Evidence implicating members of a Rome underworld gang in the kidnapping of a Vatican schoolgirl has raised fresh questions over a 40-year-old mystery that has embarrassed the Holy See. Source: The Times.
Emanuela Orlandi, then aged 15 and the daughter of a Vatican messenger, was on her way home from a flute lesson when she disappeared from a street in Rome on June 22, 1983.
The case was at one point linked to an international plot to blackmail the Vatican, with suggestions Emanuela was being held by Turkish terrorists demanding the release of Mehmet Ali Agca, the gunman who shot and wounded Pope John Paul II in 1981.
Later investigators looked into claims she had been seized by members of the Magliana Band, a criminal organisation, in an attempt to recover money lost by gangsters in the collapse of Banco Ambrosiano, a Vatican-linked bank.

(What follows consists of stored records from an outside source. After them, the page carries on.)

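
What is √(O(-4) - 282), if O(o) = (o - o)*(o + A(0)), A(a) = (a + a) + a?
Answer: I*√282 ≈ 16.793*I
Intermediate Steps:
A(a) = 3*a (A(a) = 2*a + a = 3*a)
O(o) = 0 (O(o) = (o - o)*(o + 3*0) = 0*(o + 0) = 0*o = 0)
√(O(-4) - 282) = √(0 - 282) = √(-282) = I*√282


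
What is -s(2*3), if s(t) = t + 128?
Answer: -134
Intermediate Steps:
s(t) = 128 + t
-s(2*3) = -(128 + 2*3) = -(128 + 6) = -1*134 = -134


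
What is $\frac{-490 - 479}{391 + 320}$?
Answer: $- \frac{323}{237} \approx -1.3629$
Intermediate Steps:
$\frac{-490 - 479}{391 + 320} = - \frac{969}{711} = \left(-969\right) \frac{1}{711} = - \frac{323}{237}$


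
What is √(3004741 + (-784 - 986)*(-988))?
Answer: √4753501 ≈ 2180.3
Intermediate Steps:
√(3004741 + (-784 - 986)*(-988)) = √(3004741 - 1770*(-988)) = √(3004741 + 1748760) = √4753501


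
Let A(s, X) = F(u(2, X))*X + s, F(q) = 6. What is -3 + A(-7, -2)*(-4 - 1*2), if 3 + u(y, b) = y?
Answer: 111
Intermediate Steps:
u(y, b) = -3 + y
A(s, X) = s + 6*X (A(s, X) = 6*X + s = s + 6*X)
-3 + A(-7, -2)*(-4 - 1*2) = -3 + (-7 + 6*(-2))*(-4 - 1*2) = -3 + (-7 - 12)*(-4 - 2) = -3 - 19*(-6) = -3 + 114 = 111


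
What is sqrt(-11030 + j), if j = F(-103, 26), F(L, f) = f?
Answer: 2*I*sqrt(2751) ≈ 104.9*I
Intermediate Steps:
j = 26
sqrt(-11030 + j) = sqrt(-11030 + 26) = sqrt(-11004) = 2*I*sqrt(2751)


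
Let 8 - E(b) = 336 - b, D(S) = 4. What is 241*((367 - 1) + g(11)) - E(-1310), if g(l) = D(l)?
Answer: 90808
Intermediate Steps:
g(l) = 4
E(b) = -328 + b (E(b) = 8 - (336 - b) = 8 + (-336 + b) = -328 + b)
241*((367 - 1) + g(11)) - E(-1310) = 241*((367 - 1) + 4) - (-328 - 1310) = 241*(366 + 4) - 1*(-1638) = 241*370 + 1638 = 89170 + 1638 = 90808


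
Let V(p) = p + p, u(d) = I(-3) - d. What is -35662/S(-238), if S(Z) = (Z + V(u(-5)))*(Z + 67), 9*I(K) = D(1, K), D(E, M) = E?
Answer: -17831/19475 ≈ -0.91558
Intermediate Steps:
I(K) = ⅑ (I(K) = (⅑)*1 = ⅑)
u(d) = ⅑ - d
V(p) = 2*p
S(Z) = (67 + Z)*(92/9 + Z) (S(Z) = (Z + 2*(⅑ - 1*(-5)))*(Z + 67) = (Z + 2*(⅑ + 5))*(67 + Z) = (Z + 2*(46/9))*(67 + Z) = (Z + 92/9)*(67 + Z) = (92/9 + Z)*(67 + Z) = (67 + Z)*(92/9 + Z))
-35662/S(-238) = -35662/(6164/9 + (-238)² + (695/9)*(-238)) = -35662/(6164/9 + 56644 - 165410/9) = -35662/38950 = -35662*1/38950 = -17831/19475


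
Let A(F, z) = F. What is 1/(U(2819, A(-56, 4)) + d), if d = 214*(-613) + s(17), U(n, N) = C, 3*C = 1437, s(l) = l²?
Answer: -1/130414 ≈ -7.6679e-6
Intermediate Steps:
C = 479 (C = (⅓)*1437 = 479)
U(n, N) = 479
d = -130893 (d = 214*(-613) + 17² = -131182 + 289 = -130893)
1/(U(2819, A(-56, 4)) + d) = 1/(479 - 130893) = 1/(-130414) = -1/130414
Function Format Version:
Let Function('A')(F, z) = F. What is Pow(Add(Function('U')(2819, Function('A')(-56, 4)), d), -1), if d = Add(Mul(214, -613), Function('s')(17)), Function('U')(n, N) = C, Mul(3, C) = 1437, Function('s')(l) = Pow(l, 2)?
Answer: Rational(-1, 130414) ≈ -7.6679e-6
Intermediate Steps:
C = 479 (C = Mul(Rational(1, 3), 1437) = 479)
Function('U')(n, N) = 479
d = -130893 (d = Add(Mul(214, -613), Pow(17, 2)) = Add(-131182, 289) = -130893)
Pow(Add(Function('U')(2819, Function('A')(-56, 4)), d), -1) = Pow(Add(479, -130893), -1) = Pow(-130414, -1) = Rational(-1, 130414)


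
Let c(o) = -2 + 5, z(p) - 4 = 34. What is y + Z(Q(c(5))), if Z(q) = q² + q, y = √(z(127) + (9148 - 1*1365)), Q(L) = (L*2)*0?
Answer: 3*√869 ≈ 88.436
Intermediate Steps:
z(p) = 38 (z(p) = 4 + 34 = 38)
c(o) = 3
Q(L) = 0 (Q(L) = (2*L)*0 = 0)
y = 3*√869 (y = √(38 + (9148 - 1*1365)) = √(38 + (9148 - 1365)) = √(38 + 7783) = √7821 = 3*√869 ≈ 88.436)
Z(q) = q + q²
y + Z(Q(c(5))) = 3*√869 + 0*(1 + 0) = 3*√869 + 0*1 = 3*√869 + 0 = 3*√869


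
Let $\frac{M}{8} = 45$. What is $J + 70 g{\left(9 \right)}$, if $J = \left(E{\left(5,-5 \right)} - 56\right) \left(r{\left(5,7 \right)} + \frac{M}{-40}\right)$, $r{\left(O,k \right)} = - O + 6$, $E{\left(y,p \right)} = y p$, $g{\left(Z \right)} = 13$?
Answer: $1558$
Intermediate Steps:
$E{\left(y,p \right)} = p y$
$r{\left(O,k \right)} = 6 - O$
$M = 360$ ($M = 8 \cdot 45 = 360$)
$J = 648$ ($J = \left(\left(-5\right) 5 - 56\right) \left(\left(6 - 5\right) + \frac{360}{-40}\right) = \left(-25 - 56\right) \left(\left(6 - 5\right) + 360 \left(- \frac{1}{40}\right)\right) = - 81 \left(1 - 9\right) = \left(-81\right) \left(-8\right) = 648$)
$J + 70 g{\left(9 \right)} = 648 + 70 \cdot 13 = 648 + 910 = 1558$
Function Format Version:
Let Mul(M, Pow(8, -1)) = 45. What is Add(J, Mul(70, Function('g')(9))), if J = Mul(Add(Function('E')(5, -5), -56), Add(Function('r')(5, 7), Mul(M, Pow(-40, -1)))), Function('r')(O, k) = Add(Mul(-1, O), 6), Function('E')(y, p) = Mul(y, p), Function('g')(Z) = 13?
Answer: 1558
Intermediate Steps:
Function('E')(y, p) = Mul(p, y)
Function('r')(O, k) = Add(6, Mul(-1, O))
M = 360 (M = Mul(8, 45) = 360)
J = 648 (J = Mul(Add(Mul(-5, 5), -56), Add(Add(6, Mul(-1, 5)), Mul(360, Pow(-40, -1)))) = Mul(Add(-25, -56), Add(Add(6, -5), Mul(360, Rational(-1, 40)))) = Mul(-81, Add(1, -9)) = Mul(-81, -8) = 648)
Add(J, Mul(70, Function('g')(9))) = Add(648, Mul(70, 13)) = Add(648, 910) = 1558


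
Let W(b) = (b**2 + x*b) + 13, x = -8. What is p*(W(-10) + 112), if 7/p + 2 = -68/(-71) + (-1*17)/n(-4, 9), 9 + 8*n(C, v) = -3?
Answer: 454755/2192 ≈ 207.46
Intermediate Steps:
n(C, v) = -3/2 (n(C, v) = -9/8 + (1/8)*(-3) = -9/8 - 3/8 = -3/2)
p = 1491/2192 (p = 7/(-2 + (-68/(-71) + (-1*17)/(-3/2))) = 7/(-2 + (-68*(-1/71) - 17*(-2/3))) = 7/(-2 + (68/71 + 34/3)) = 7/(-2 + 2618/213) = 7/(2192/213) = 7*(213/2192) = 1491/2192 ≈ 0.68020)
W(b) = 13 + b**2 - 8*b (W(b) = (b**2 - 8*b) + 13 = 13 + b**2 - 8*b)
p*(W(-10) + 112) = 1491*((13 + (-10)**2 - 8*(-10)) + 112)/2192 = 1491*((13 + 100 + 80) + 112)/2192 = 1491*(193 + 112)/2192 = (1491/2192)*305 = 454755/2192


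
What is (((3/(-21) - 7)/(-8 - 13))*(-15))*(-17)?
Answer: 4250/49 ≈ 86.735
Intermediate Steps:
(((3/(-21) - 7)/(-8 - 13))*(-15))*(-17) = (((3*(-1/21) - 7)/(-21))*(-15))*(-17) = (((-1/7 - 7)*(-1/21))*(-15))*(-17) = (-50/7*(-1/21)*(-15))*(-17) = ((50/147)*(-15))*(-17) = -250/49*(-17) = 4250/49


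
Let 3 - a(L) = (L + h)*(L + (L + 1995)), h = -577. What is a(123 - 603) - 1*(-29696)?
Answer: 1123694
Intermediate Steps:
a(L) = 3 - (-577 + L)*(1995 + 2*L) (a(L) = 3 - (L - 577)*(L + (L + 1995)) = 3 - (-577 + L)*(L + (1995 + L)) = 3 - (-577 + L)*(1995 + 2*L))
a(123 - 603) - 1*(-29696) = (1151118 - 841*(123 - 603) - 2*(123 - 603)**2) - 1*(-29696) = (1151118 - 841*(-480) - 2*(-480)**2) + 29696 = (1151118 + 403680 - 2*230400) + 29696 = (1151118 + 403680 - 460800) + 29696 = 1093998 + 29696 = 1123694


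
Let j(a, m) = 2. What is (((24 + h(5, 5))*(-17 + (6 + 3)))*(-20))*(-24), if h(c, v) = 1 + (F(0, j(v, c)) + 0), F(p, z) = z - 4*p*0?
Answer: -103680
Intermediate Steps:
F(p, z) = z (F(p, z) = z + 0 = z)
h(c, v) = 3 (h(c, v) = 1 + (2 + 0) = 1 + 2 = 3)
(((24 + h(5, 5))*(-17 + (6 + 3)))*(-20))*(-24) = (((24 + 3)*(-17 + (6 + 3)))*(-20))*(-24) = ((27*(-17 + 9))*(-20))*(-24) = ((27*(-8))*(-20))*(-24) = -216*(-20)*(-24) = 4320*(-24) = -103680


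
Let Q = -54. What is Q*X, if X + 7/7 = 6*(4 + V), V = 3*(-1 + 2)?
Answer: -2214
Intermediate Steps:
V = 3 (V = 3*1 = 3)
X = 41 (X = -1 + 6*(4 + 3) = -1 + 6*7 = -1 + 42 = 41)
Q*X = -54*41 = -2214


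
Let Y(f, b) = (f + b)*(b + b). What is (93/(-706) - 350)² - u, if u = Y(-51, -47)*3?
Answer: 47329601953/498436 ≈ 94956.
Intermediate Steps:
Y(f, b) = 2*b*(b + f) (Y(f, b) = (b + f)*(2*b) = 2*b*(b + f))
u = 27636 (u = (2*(-47)*(-47 - 51))*3 = (2*(-47)*(-98))*3 = 9212*3 = 27636)
(93/(-706) - 350)² - u = (93/(-706) - 350)² - 1*27636 = (93*(-1/706) - 350)² - 27636 = (-93/706 - 350)² - 27636 = (-247193/706)² - 27636 = 61104379249/498436 - 27636 = 47329601953/498436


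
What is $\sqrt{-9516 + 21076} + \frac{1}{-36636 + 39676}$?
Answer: $\frac{1}{3040} + 34 \sqrt{10} \approx 107.52$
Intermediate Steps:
$\sqrt{-9516 + 21076} + \frac{1}{-36636 + 39676} = \sqrt{11560} + \frac{1}{3040} = 34 \sqrt{10} + \frac{1}{3040} = \frac{1}{3040} + 34 \sqrt{10}$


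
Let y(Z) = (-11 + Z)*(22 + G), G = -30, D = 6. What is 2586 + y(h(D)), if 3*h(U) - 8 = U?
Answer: 7910/3 ≈ 2636.7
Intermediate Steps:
h(U) = 8/3 + U/3
y(Z) = 88 - 8*Z (y(Z) = (-11 + Z)*(22 - 30) = (-11 + Z)*(-8) = 88 - 8*Z)
2586 + y(h(D)) = 2586 + (88 - 8*(8/3 + (⅓)*6)) = 2586 + (88 - 8*(8/3 + 2)) = 2586 + (88 - 8*14/3) = 2586 + (88 - 112/3) = 2586 + 152/3 = 7910/3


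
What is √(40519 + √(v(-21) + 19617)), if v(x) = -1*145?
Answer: √(40519 + 4*√1217) ≈ 201.64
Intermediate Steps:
v(x) = -145
√(40519 + √(v(-21) + 19617)) = √(40519 + √(-145 + 19617)) = √(40519 + √19472) = √(40519 + 4*√1217)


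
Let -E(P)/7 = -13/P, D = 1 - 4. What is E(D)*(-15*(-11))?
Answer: -5005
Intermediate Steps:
D = -3
E(P) = 91/P (E(P) = -(-91)/P = 91/P)
E(D)*(-15*(-11)) = (91/(-3))*(-15*(-11)) = (91*(-⅓))*165 = -91/3*165 = -5005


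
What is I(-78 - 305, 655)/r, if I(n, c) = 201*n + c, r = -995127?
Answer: 10904/142161 ≈ 0.076702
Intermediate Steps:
I(n, c) = c + 201*n
I(-78 - 305, 655)/r = (655 + 201*(-78 - 305))/(-995127) = (655 + 201*(-383))*(-1/995127) = (655 - 76983)*(-1/995127) = -76328*(-1/995127) = 10904/142161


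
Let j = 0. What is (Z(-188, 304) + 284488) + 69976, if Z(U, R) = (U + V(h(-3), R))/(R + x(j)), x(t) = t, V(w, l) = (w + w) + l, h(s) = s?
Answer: 53878583/152 ≈ 3.5446e+5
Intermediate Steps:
V(w, l) = l + 2*w (V(w, l) = 2*w + l = l + 2*w)
Z(U, R) = (-6 + R + U)/R (Z(U, R) = (U + (R + 2*(-3)))/(R + 0) = (U + (R - 6))/R = (U + (-6 + R))/R = (-6 + R + U)/R)
(Z(-188, 304) + 284488) + 69976 = ((-6 + 304 - 188)/304 + 284488) + 69976 = ((1/304)*110 + 284488) + 69976 = (55/152 + 284488) + 69976 = 43242231/152 + 69976 = 53878583/152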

Roberto Calvi, the Banco Ambrosiano chairman known as “God’s banker” because of his close association with the Holy See, fled Italy before the bank’s collapse. His body was found hanging under Blackfriars Bridge in London in 1982.
Testimony first delivered in 2008 by Salvatore Sarnataro is throwing fresh light on Emanuela’s case. Mr Sarnataro told police that his gangster son had confessed to participating in an operation to shadow and kidnap the girl on the orders of Enrico De Pedis, a boss of the Magliana Band.
According to a report published at the weekend by La Repubblica, Mr Sarnataro told police that his son Marco, who died in 2007, had made the admission when both men were in prison on drugs charges. Mr Sarnataro said Marco told him he had been rewarded for the “courtesy” with the gift of a Suzuki sports motorbike.